As for New Scientist’s suggestion for storing carbon dioxide in rocks while producing geothermal energy with whatever doesn’t stick, that does sound like a neat idea but just for the record doesn’t involve any weathering.
And finally, thanks for sticking with me during these few busy weeks. I was at a fascinating meeting last week learning about how many dimensions the universe has and what it means when you recognize your own DNA in the dung of an extinct giant sloth.
I especially like the direction that the writing is taking in your blog; you have consistently taken a big picture approach from a newly discovered angle culled from the journals and make it understandable. Often with amusing titles/pictures (which are nice), but the content is what keeps me coming back…
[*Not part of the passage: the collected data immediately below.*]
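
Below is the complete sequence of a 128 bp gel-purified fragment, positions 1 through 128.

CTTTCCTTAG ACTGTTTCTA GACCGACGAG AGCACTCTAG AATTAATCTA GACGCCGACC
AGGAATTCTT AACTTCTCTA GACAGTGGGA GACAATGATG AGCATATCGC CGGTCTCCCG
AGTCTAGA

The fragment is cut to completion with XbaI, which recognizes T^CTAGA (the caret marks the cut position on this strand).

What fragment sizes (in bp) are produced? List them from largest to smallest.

XbaI sites (TCTAGA) start at positions 17, 36, 47, 77, 123.
XbaI cuts after the first base of each site, so after positions 17, 36, 47, 77, 123.
Linear molecule, 5 cuts → 6 fragments:
  1–17 → 17 bp
  18–36 → 19 bp
  37–47 → 11 bp
  48–77 → 30 bp
  78–123 → 46 bp
  124–128 → 5 bp
Sorted largest to smallest: 46, 30, 19, 17, 11, 5 bp.

46, 30, 19, 17, 11, 5 bp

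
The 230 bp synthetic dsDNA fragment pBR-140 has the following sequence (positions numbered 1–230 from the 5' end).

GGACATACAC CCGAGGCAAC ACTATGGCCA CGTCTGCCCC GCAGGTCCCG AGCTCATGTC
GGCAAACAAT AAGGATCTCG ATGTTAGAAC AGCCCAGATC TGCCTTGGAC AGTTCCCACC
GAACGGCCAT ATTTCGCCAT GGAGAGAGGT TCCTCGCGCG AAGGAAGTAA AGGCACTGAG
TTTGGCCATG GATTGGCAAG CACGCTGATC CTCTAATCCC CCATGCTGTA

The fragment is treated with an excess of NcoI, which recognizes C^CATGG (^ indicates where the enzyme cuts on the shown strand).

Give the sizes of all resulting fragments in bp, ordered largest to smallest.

137, 49, 44 bp

NcoI sites (CCATGG) start at positions 137, 186.
NcoI cuts after the first base of each site, so after positions 137, 186.
Linear molecule, 2 cuts → 3 fragments:
  1–137 → 137 bp
  138–186 → 49 bp
  187–230 → 44 bp
Sorted largest to smallest: 137, 49, 44 bp.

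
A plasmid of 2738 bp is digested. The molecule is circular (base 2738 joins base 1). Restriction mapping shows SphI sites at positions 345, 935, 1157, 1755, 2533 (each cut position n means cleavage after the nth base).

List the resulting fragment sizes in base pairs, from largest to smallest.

778, 598, 590, 550, 222 bp

Circular molecule, 5 cuts → 5 fragments:
  935 − 345 = 590 bp
  1157 − 935 = 222 bp
  1755 − 1157 = 598 bp
  2533 − 1755 = 778 bp
  wrap: 2738 − 2533 + 345 = 550 bp
Sorted largest to smallest: 778, 598, 590, 550, 222 bp.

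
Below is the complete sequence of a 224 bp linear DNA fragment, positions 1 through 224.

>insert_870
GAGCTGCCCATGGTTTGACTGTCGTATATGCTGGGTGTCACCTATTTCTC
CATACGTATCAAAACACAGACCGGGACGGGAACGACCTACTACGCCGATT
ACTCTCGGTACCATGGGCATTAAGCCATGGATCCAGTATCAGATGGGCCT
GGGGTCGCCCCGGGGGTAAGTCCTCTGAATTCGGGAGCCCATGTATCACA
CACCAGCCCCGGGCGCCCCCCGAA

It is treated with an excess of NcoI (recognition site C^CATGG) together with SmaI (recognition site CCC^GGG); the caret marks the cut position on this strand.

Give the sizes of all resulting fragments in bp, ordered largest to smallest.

NcoI sites (CCATGG) start at positions 8, 111, 125.
NcoI cuts after the first base of each site, so after positions 8, 111, 125.
SmaI sites (CCCGGG) start at positions 159, 208.
SmaI cuts after base 3 of each site, so after positions 161, 210.
Combined cut positions: 8, 111, 125, 161, 210.
Linear molecule, 5 cuts → 6 fragments:
  1–8 → 8 bp
  9–111 → 103 bp
  112–125 → 14 bp
  126–161 → 36 bp
  162–210 → 49 bp
  211–224 → 14 bp
Sorted largest to smallest: 103, 49, 36, 14, 14, 8 bp.

103, 49, 36, 14, 14, 8 bp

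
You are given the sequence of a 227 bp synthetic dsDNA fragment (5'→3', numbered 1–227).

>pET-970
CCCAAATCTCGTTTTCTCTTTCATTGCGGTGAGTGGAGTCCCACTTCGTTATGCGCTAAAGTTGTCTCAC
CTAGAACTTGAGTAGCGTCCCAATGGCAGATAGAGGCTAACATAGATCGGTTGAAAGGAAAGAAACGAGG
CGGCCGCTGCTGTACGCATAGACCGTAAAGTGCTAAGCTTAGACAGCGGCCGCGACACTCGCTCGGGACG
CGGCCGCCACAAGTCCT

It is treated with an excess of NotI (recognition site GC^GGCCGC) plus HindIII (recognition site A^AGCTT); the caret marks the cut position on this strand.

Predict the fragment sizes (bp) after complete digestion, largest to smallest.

NotI sites (GCGGCCGC) start at positions 140, 186, 210.
NotI cuts after base 2 of each site, so after positions 141, 187, 211.
The HindIII site (AAGCTT) starts at position 175.
HindIII cuts after the first base of each site, so after position 175.
Combined cut positions: 141, 175, 187, 211.
Linear molecule, 4 cuts → 5 fragments:
  1–141 → 141 bp
  142–175 → 34 bp
  176–187 → 12 bp
  188–211 → 24 bp
  212–227 → 16 bp
Sorted largest to smallest: 141, 34, 24, 16, 12 bp.

141, 34, 24, 16, 12 bp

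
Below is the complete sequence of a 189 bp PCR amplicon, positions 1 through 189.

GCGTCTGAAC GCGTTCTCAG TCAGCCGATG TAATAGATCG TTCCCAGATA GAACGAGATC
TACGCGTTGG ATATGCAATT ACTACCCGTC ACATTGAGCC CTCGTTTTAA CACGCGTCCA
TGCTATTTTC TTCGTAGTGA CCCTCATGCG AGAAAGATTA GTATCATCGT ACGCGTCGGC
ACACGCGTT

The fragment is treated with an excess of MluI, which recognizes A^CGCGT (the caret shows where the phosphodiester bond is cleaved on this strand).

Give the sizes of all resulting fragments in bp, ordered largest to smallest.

MluI sites (ACGCGT) start at positions 9, 62, 112, 171, 183.
MluI cuts after the first base of each site, so after positions 9, 62, 112, 171, 183.
Linear molecule, 5 cuts → 6 fragments:
  1–9 → 9 bp
  10–62 → 53 bp
  63–112 → 50 bp
  113–171 → 59 bp
  172–183 → 12 bp
  184–189 → 6 bp
Sorted largest to smallest: 59, 53, 50, 12, 9, 6 bp.

59, 53, 50, 12, 9, 6 bp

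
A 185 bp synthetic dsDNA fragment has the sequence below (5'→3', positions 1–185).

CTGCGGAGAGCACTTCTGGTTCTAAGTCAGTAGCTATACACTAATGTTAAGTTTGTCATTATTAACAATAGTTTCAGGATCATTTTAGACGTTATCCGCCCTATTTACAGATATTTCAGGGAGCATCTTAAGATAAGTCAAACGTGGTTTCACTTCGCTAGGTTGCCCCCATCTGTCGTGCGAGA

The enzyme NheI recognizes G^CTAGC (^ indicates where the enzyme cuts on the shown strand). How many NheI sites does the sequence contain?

0

No occurrence of GCTAGC is present in the sequence.
NheI does not cut: 0 sites.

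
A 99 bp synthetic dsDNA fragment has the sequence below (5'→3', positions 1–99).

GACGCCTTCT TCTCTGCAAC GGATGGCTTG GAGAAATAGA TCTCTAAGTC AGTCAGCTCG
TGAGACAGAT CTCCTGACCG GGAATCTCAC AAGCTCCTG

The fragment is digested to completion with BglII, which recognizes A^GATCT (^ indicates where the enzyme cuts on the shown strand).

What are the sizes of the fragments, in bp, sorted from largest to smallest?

38, 32, 29 bp

BglII sites (AGATCT) start at positions 38, 67.
BglII cuts after the first base of each site, so after positions 38, 67.
Linear molecule, 2 cuts → 3 fragments:
  1–38 → 38 bp
  39–67 → 29 bp
  68–99 → 32 bp
Sorted largest to smallest: 38, 32, 29 bp.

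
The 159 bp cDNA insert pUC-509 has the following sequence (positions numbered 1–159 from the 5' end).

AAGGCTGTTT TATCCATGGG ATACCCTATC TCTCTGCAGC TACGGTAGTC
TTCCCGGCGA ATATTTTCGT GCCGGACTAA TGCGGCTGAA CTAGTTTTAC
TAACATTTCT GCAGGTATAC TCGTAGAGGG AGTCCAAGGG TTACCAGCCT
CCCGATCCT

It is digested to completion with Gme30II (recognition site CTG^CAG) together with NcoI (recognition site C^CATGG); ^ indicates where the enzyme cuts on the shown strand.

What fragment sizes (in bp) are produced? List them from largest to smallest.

75, 48, 22, 14 bp

Gme30II sites (CTGCAG) start at positions 34, 109.
Gme30II cuts after base 3 of each site, so after positions 36, 111.
The NcoI site (CCATGG) starts at position 14.
NcoI cuts after the first base of each site, so after position 14.
Combined cut positions: 14, 36, 111.
Linear molecule, 3 cuts → 4 fragments:
  1–14 → 14 bp
  15–36 → 22 bp
  37–111 → 75 bp
  112–159 → 48 bp
Sorted largest to smallest: 75, 48, 22, 14 bp.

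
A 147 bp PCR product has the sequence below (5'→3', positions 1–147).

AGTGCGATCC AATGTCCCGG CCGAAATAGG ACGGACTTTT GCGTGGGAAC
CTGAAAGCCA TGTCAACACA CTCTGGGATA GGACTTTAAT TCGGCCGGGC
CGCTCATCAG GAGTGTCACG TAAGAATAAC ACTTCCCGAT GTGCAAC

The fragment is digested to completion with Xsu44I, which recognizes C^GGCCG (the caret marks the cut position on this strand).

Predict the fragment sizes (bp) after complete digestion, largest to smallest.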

While I am continually impressed by this planet’s ability to deal with the damage we inflict, I’m also concerned that it won’t be dealt with rapidly enough to save us from a lot of pain.
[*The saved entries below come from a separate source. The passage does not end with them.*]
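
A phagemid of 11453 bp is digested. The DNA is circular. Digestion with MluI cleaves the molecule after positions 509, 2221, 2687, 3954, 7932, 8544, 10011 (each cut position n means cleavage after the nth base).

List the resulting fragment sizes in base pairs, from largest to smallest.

Circular molecule, 7 cuts → 7 fragments:
  2221 − 509 = 1712 bp
  2687 − 2221 = 466 bp
  3954 − 2687 = 1267 bp
  7932 − 3954 = 3978 bp
  8544 − 7932 = 612 bp
  10011 − 8544 = 1467 bp
  wrap: 11453 − 10011 + 509 = 1951 bp
Sorted largest to smallest: 3978, 1951, 1712, 1467, 1267, 612, 466 bp.

3978, 1951, 1712, 1467, 1267, 612, 466 bp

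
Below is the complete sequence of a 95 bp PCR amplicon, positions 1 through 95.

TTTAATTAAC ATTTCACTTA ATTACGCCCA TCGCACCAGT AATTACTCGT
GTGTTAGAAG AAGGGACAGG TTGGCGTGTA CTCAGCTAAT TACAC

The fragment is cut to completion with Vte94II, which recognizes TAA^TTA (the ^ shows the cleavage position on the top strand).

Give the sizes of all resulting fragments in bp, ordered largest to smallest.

47, 21, 16, 6, 5 bp

Vte94II sites (TAATTA) start at positions 3, 19, 40, 87.
Vte94II cuts after base 3 of each site, so after positions 5, 21, 42, 89.
Linear molecule, 4 cuts → 5 fragments:
  1–5 → 5 bp
  6–21 → 16 bp
  22–42 → 21 bp
  43–89 → 47 bp
  90–95 → 6 bp
Sorted largest to smallest: 47, 21, 16, 6, 5 bp.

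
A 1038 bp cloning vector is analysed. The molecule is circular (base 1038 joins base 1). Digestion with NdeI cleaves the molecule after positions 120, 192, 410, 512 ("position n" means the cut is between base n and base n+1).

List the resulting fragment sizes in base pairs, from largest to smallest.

646, 218, 102, 72 bp

Circular molecule, 4 cuts → 4 fragments:
  192 − 120 = 72 bp
  410 − 192 = 218 bp
  512 − 410 = 102 bp
  wrap: 1038 − 512 + 120 = 646 bp
Sorted largest to smallest: 646, 218, 102, 72 bp.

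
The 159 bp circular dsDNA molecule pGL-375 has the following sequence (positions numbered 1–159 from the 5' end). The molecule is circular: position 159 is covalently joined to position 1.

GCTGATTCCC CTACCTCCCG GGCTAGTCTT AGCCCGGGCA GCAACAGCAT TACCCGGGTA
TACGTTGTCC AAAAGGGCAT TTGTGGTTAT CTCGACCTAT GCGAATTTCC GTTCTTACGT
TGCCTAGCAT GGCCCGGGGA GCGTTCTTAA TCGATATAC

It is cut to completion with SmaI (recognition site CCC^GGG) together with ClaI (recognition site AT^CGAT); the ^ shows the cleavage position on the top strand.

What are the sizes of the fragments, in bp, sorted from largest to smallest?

80, 27, 20, 16, 16 bp

SmaI sites (CCCGGG) start at positions 17, 33, 53, 133.
SmaI cuts after base 3 of each site, so after positions 19, 35, 55, 135.
The ClaI site (ATCGAT) starts at position 150.
ClaI cuts after base 2 of each site, so after position 151.
Combined cut positions: 19, 35, 55, 135, 151.
Circular molecule, 5 cuts → 5 fragments:
  20–35 → 16 bp
  36–55 → 20 bp
  56–135 → 80 bp
  136–151 → 16 bp
  152–159 then 1–19 → 8 + 19 = 27 bp
Sorted largest to smallest: 80, 27, 20, 16, 16 bp.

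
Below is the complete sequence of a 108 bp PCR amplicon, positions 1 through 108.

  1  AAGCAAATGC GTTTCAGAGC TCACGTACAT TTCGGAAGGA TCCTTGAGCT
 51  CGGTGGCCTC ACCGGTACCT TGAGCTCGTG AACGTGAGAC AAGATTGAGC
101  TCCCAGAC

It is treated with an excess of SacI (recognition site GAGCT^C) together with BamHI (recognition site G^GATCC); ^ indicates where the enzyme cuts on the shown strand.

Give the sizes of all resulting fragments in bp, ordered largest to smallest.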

E.g., a good deal of that weak carbonic acid would fall in the oceans as well, decreasing pH. More would make its way into shallow water areas as runoff from developed coastlines. Lower pH inhibits coral growth, and as reefs degrade they are less able to serve as nurseries for many food fish.
Of course you are already familiar with that, so I can only imagine my reason for articulating it is either to show I am familiar with it as well, or to use it as a jumping-off point to ask for your thoughts on the recent report predicting the collapse of most fisheries within the next 40 years or so. Let’s just assume the latter is my true motivation, shall we?
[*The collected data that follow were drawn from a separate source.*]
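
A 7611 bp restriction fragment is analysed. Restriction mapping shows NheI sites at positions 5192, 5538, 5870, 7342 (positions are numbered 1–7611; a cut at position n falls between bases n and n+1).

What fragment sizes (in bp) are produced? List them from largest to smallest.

Linear molecule, 4 cuts → 5 fragments:
  5192 − 0 = 5192 bp
  5538 − 5192 = 346 bp
  5870 − 5538 = 332 bp
  7342 − 5870 = 1472 bp
  7611 − 7342 = 269 bp
Sorted largest to smallest: 5192, 1472, 346, 332, 269 bp.

5192, 1472, 346, 332, 269 bp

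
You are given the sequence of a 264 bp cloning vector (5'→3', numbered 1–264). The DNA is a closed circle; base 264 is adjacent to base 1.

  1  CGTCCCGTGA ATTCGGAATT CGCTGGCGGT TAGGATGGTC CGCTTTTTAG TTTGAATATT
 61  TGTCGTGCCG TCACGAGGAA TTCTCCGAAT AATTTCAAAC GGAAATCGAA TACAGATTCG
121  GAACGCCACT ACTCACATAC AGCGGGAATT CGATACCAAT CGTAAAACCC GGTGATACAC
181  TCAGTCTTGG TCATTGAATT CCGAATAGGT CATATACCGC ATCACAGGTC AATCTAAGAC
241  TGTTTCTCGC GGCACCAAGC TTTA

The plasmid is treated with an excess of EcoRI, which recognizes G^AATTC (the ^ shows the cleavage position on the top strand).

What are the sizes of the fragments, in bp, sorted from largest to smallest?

EcoRI sites (GAATTC) start at positions 9, 16, 78, 146, 196.
EcoRI cuts after the first base of each site, so after positions 9, 16, 78, 146, 196.
Circular molecule, 5 cuts → 5 fragments:
  10–16 → 7 bp
  17–78 → 62 bp
  79–146 → 68 bp
  147–196 → 50 bp
  197–264 then 1–9 → 68 + 9 = 77 bp
Sorted largest to smallest: 77, 68, 62, 50, 7 bp.

77, 68, 62, 50, 7 bp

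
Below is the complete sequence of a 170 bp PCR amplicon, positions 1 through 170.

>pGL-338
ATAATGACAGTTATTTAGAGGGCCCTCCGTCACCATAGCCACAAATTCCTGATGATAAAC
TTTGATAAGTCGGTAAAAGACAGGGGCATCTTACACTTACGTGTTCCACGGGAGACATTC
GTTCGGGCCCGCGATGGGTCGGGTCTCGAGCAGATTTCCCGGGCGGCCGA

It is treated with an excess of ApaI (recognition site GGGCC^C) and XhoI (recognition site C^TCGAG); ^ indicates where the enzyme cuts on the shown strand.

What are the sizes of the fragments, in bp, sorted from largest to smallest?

ApaI sites (GGGCCC) start at positions 20, 125.
ApaI cuts after base 5 of each site (before the last base), so after positions 24, 129.
The XhoI site (CTCGAG) starts at position 145.
XhoI cuts after the first base of each site, so after position 145.
Combined cut positions: 24, 129, 145.
Linear molecule, 3 cuts → 4 fragments:
  1–24 → 24 bp
  25–129 → 105 bp
  130–145 → 16 bp
  146–170 → 25 bp
Sorted largest to smallest: 105, 25, 24, 16 bp.

105, 25, 24, 16 bp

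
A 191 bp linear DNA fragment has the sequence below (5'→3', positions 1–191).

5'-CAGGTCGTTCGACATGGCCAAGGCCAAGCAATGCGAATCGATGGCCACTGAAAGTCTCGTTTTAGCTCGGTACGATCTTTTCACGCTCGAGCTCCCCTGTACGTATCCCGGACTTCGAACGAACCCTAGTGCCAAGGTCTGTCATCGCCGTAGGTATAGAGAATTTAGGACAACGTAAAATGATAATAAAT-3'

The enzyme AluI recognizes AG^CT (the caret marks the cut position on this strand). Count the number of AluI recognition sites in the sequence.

AGCT occurs starting at positions 64, 90.
AluI cuts at 2 sites.

2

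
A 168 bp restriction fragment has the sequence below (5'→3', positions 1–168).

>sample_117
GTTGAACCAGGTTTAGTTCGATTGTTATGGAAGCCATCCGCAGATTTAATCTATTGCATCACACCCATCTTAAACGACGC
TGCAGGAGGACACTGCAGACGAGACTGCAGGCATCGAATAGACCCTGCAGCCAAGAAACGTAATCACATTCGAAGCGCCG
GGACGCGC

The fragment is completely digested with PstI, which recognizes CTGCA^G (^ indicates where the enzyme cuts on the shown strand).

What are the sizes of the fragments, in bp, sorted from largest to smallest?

84, 39, 20, 13, 12 bp

PstI sites (CTGCAG) start at positions 80, 93, 105, 125.
PstI cuts after base 5 of each site (before the last base), so after positions 84, 97, 109, 129.
Linear molecule, 4 cuts → 5 fragments:
  1–84 → 84 bp
  85–97 → 13 bp
  98–109 → 12 bp
  110–129 → 20 bp
  130–168 → 39 bp
Sorted largest to smallest: 84, 39, 20, 13, 12 bp.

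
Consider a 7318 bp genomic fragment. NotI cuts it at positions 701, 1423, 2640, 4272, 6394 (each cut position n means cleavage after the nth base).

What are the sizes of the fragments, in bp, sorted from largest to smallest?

Linear molecule, 5 cuts → 6 fragments:
  701 − 0 = 701 bp
  1423 − 701 = 722 bp
  2640 − 1423 = 1217 bp
  4272 − 2640 = 1632 bp
  6394 − 4272 = 2122 bp
  7318 − 6394 = 924 bp
Sorted largest to smallest: 2122, 1632, 1217, 924, 722, 701 bp.

2122, 1632, 1217, 924, 722, 701 bp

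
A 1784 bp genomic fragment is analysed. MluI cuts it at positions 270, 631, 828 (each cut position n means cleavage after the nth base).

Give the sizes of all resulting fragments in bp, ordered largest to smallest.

Linear molecule, 3 cuts → 4 fragments:
  270 − 0 = 270 bp
  631 − 270 = 361 bp
  828 − 631 = 197 bp
  1784 − 828 = 956 bp
Sorted largest to smallest: 956, 361, 270, 197 bp.

956, 361, 270, 197 bp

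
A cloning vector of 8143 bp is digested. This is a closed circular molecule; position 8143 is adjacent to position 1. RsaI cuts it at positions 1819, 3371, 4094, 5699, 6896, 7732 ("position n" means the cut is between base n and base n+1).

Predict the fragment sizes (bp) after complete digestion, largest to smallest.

2230, 1605, 1552, 1197, 836, 723 bp

Circular molecule, 6 cuts → 6 fragments:
  3371 − 1819 = 1552 bp
  4094 − 3371 = 723 bp
  5699 − 4094 = 1605 bp
  6896 − 5699 = 1197 bp
  7732 − 6896 = 836 bp
  wrap: 8143 − 7732 + 1819 = 2230 bp
Sorted largest to smallest: 2230, 1605, 1552, 1197, 836, 723 bp.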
Eric – you’re right about the timescale, of course. Our species has been around for only about a million years and it took many times that long for Himalayan weathering to pull CO2 levels back down from their Paleocene highs. Chemical weathering is a fix for the planet’s ills, but not for ours. Save the humans!
As for ocean pH, the chemistry involved is complicated by the buffering relationships between CO2, carbonic acid, and bicarbonate. It’s made more complicated by phytoplankton that fix CO2 but in so doing change the buffering relationships and in some cases make more net CO2 available. I have been trying to work up a post about this for a while now, but despite all the clever, patient people who have tried to explain it to me I haven’t got a good enough grasp yet.
Still, it’s no question that ocean acidification spells bad news for coral reefs. And unlike terrestrial arguments that plants can adapt to growing levels of CO2, in the ocean the corals are up against some immutable chemical relationships. As I understand it, just a small shift in pH could leave the reef corals thermodynamically unable to form the mineral, aragonite, that makes up their skeletons.
Obviously, that’s a disaster for reef creatures. What it means for non-reef food fish I’m not sure. But ocean acidification is what MBARI chemist Peter Brewer calls “An Inconvenient Truth, Part II.” The atmosphere is delivering CO2 into the ocean over most of the planet — even the new, terribly remote monument in the northwest Hawaiian Islands isn’t protected from that.
Well, if that’s too discouraging to end on, perhaps you can take heart that 2048 will probably not see the world’s last Filet O Fish come out of the deep fryer. The Knight Science Journalism Tracker has the story, from a Baltimore Sun article: http://ksjtracker.mit.edu/?p=1550
Happy reading, and thanks for writing.